Typically, large acquisition targets like having a go shop provision because it allows their board of directors to fend off shareholder criticism for not obtaining maximum price for the buyout. For example, a go shop clause was used when Kohlberg Kravis Roberts & Co. bought First Data Corp., the world’s largest processor of credit-card payments, for about $25.6 billion in one of the largest leveraged buyouts ever. First Data had 50 days to seek out higher bidders under the go shop provision. However, the use of go shop provisions is not limited to these mega deals.

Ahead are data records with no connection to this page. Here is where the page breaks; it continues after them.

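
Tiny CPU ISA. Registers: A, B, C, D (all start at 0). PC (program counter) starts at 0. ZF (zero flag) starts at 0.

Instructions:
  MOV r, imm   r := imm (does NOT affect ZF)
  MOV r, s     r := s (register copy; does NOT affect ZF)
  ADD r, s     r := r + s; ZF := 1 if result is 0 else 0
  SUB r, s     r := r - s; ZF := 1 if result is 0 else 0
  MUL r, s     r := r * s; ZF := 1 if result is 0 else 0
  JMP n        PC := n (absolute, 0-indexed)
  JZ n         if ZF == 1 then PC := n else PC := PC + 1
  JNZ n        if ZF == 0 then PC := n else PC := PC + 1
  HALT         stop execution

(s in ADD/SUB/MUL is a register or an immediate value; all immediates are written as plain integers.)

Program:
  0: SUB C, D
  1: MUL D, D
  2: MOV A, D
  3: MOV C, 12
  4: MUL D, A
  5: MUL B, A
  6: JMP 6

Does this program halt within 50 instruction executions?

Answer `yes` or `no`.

Step 1: PC=0 exec 'SUB C, D'. After: A=0 B=0 C=0 D=0 ZF=1 PC=1
Step 2: PC=1 exec 'MUL D, D'. After: A=0 B=0 C=0 D=0 ZF=1 PC=2
Step 3: PC=2 exec 'MOV A, D'. After: A=0 B=0 C=0 D=0 ZF=1 PC=3
Step 4: PC=3 exec 'MOV C, 12'. After: A=0 B=0 C=12 D=0 ZF=1 PC=4
Step 5: PC=4 exec 'MUL D, A'. After: A=0 B=0 C=12 D=0 ZF=1 PC=5
Step 6: PC=5 exec 'MUL B, A'. After: A=0 B=0 C=12 D=0 ZF=1 PC=6
Step 7: PC=6 exec 'JMP 6'. After: A=0 B=0 C=12 D=0 ZF=1 PC=6
State after step 7 equals state after step 6: the program is in a cycle of length 1 and will never halt.

Answer: no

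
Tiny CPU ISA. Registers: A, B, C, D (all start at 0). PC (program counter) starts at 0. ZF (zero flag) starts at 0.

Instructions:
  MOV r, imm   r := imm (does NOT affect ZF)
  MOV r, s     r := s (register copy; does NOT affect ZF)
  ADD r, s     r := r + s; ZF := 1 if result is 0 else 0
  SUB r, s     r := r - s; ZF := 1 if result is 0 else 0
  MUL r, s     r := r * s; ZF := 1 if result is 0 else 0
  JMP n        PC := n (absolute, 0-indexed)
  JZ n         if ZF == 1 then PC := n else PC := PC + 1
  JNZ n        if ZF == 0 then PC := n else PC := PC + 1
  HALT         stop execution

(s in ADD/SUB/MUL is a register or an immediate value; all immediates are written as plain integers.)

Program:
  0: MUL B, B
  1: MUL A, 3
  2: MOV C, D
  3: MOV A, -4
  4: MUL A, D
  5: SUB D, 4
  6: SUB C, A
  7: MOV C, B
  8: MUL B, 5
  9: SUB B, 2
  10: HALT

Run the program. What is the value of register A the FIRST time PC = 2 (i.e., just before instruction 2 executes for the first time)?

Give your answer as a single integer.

Step 1: PC=0 exec 'MUL B, B'. After: A=0 B=0 C=0 D=0 ZF=1 PC=1
Step 2: PC=1 exec 'MUL A, 3'. After: A=0 B=0 C=0 D=0 ZF=1 PC=2
First time PC=2: A=0

0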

Small acquisitions can also benefit by using go shop clauses. The small target company may not have a million shareholders to please, but there will likely be a valuation disagreement amongst the target’s co-founders.
Inevitably, one co-founder with caviar dreams will come up with some sky-high valuation based upon another (dissimilar) deal or some (unscrupulous) business broker’s pitch.
In reality, the valuation is what the market will actually pay for the company. The go shop clause ultimately accomplishes this task. After sufficient time on the market, the target’s co-founders should now understand what their company is really worth, and more importantly, they should all be on the same page.
Therefore, when acquiring a company, allowing your target to shop around can actually increase the chances of an acquisition, depending on the circumstances.